センターの現状を見ると、野間峻祥と宇草孔基の一騎打ち。この構図を変えることで、チーム内の競争を活性化させる役割も期待されている。
投手では「実績組」が意地
一方の投手は、シーズンを通して一軍で奮闘した森下暢仁や栗林良吏らの主戦だけでなく、島内颯太郞や森浦大輔といった若手救援陣も紅白戦の登板が免除された。
その中で登板を課された中堅組の胸中は穏やかではなかっただろう。特にリーグ3連覇時の守護神・中﨑翔太の意地が目立った。
中﨑は2019年11月に右膝、2020年9月には右上腕部を手術するなど、このところは常に故障に泣かされてきた。

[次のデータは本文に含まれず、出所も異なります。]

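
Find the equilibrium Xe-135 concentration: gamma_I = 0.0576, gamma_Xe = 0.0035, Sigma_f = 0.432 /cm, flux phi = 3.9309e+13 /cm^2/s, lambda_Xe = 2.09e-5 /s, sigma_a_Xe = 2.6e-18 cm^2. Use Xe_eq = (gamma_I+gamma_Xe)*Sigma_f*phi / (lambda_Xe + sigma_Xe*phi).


Xe_eq = (gamma_I + gamma_Xe) * Sigma_f * phi / (lambda_Xe + sigma_Xe * phi)
Numerator = (0.0576 + 0.0035) * 0.432 * 3.9309e+13 = 1.037569e+12
Denominator = 2.09e-5 + 2.6e-18 * 3.9309e+13 = 1.231034e-04
Xe_eq = 1.037569e+12 / 1.231034e-04 = 8.4284e+15 /cm^3

8.4284e+15


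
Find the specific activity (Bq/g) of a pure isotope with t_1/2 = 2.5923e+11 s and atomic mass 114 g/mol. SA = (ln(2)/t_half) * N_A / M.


lambda = ln(2) / t_half = ln(2) / 2.5923e+11 = 2.673869e-12 /s
SA = lambda * N_A / M
SA = 2.673869e-12 * 6.022e23 / 114
SA = 1.4125e+10 Bq/g

1.4125e+10


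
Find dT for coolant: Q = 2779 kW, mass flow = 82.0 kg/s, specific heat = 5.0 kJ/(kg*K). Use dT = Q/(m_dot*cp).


dT = Q / (m_dot * cp)
dT = 2779 / (82.0 * 5.0)
dT = 6.7780 C

6.7780


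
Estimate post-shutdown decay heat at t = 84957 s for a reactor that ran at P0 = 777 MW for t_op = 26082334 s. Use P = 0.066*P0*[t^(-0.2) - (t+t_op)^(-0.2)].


P/P0 = 0.066 * [t^(-0.2) - (t + t_op)^(-0.2)]
P/P0 = 0.066 * [84957^(-0.2) - (84957 + 26082334)^(-0.2)]
P/P0 = 0.066 * [0.1033142 - 0.03284341] = 0.004651072
P = 777 * 0.004651072 = 3.6139 MW

3.6139


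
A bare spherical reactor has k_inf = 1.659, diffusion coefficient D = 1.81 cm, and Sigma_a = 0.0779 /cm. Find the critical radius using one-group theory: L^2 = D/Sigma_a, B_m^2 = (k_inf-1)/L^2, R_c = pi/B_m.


L^2 = D / Sigma_a = 1.81 / 0.0779 = 23.23492 cm^2
B_m^2 = (k_inf - 1) / L^2 = (1.659 - 1) / 23.23492 = 0.02836248 /cm^2
For a bare sphere: B_g = pi/R, so R_c = pi / sqrt(B_m^2)
R_c = pi / sqrt(0.02836248) = 18.654 cm

18.654


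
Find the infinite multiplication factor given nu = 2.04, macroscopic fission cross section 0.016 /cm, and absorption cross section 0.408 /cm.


k_inf = nu * Sigma_f / Sigma_a
k_inf = 2.04 * 0.016 / 0.408
k_inf = 0.080000

0.080000


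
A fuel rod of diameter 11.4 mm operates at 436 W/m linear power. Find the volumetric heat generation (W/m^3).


r = D / 2 / 1000 = 11.4 / 2 / 1000 = 0.0057 m
q''' = q' / (pi * r^2)
q''' = 436 / (pi * 0.0057^2)
q''' = 4.2716e+06 W/m^3

4.2716e+06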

今季の登板は4試合のみ。一軍では開幕から勝ち継投が流動的な状況でも、6月上旬の降格を最後に一軍から声がかからなかった。
こうした厳しい立場を跳ね返すべく、紅白戦で今季最速となる150キロを計測して変わり身をアピール。1試合目の登板では17球中15球で直球を選択して、2イニングを完全投球。直球にキレが戻り、佐々岡監督ら首脳陣を驚かせることに成功した。
10月の「みやざきフェニックス・リーグ」にも参加するなど、シーズン後も実戦登板を繰り返して状態を上げてきた。
特に腕の振りの強さが不振期間とは明らかに違う。身体に不安がなくなったことを投球フォームが証明していた。
今季の救援陣は、場数の少なさを露呈した。僅差の試合終盤に起用されると、本来の姿を見失う若手投手が目立った。経験豊富な中﨑がブルペン陣を支えることができれば、チームに与える好影響は計り知れない。
二軍に同行する中堅選手を紅白戦に呼んだことは、来季の優勝に欠かせない存在であるという首脳陣からのメッセージでもあった。
中﨑に加えて一岡竜司、中田廉らの実績組も高い集中力を持って実戦登板に臨み、来春キャンプの一軍スタートに向けてアピールした。
紅白戦を組まず、若手を徹底的に追い込む期間にする選択肢もあっただろう。それでも、首脳陣は実戦を通して競争を促した。
来春のポジション争いが想像以上に激しさを増していれば、実戦漬けの秋は成功だったことになる。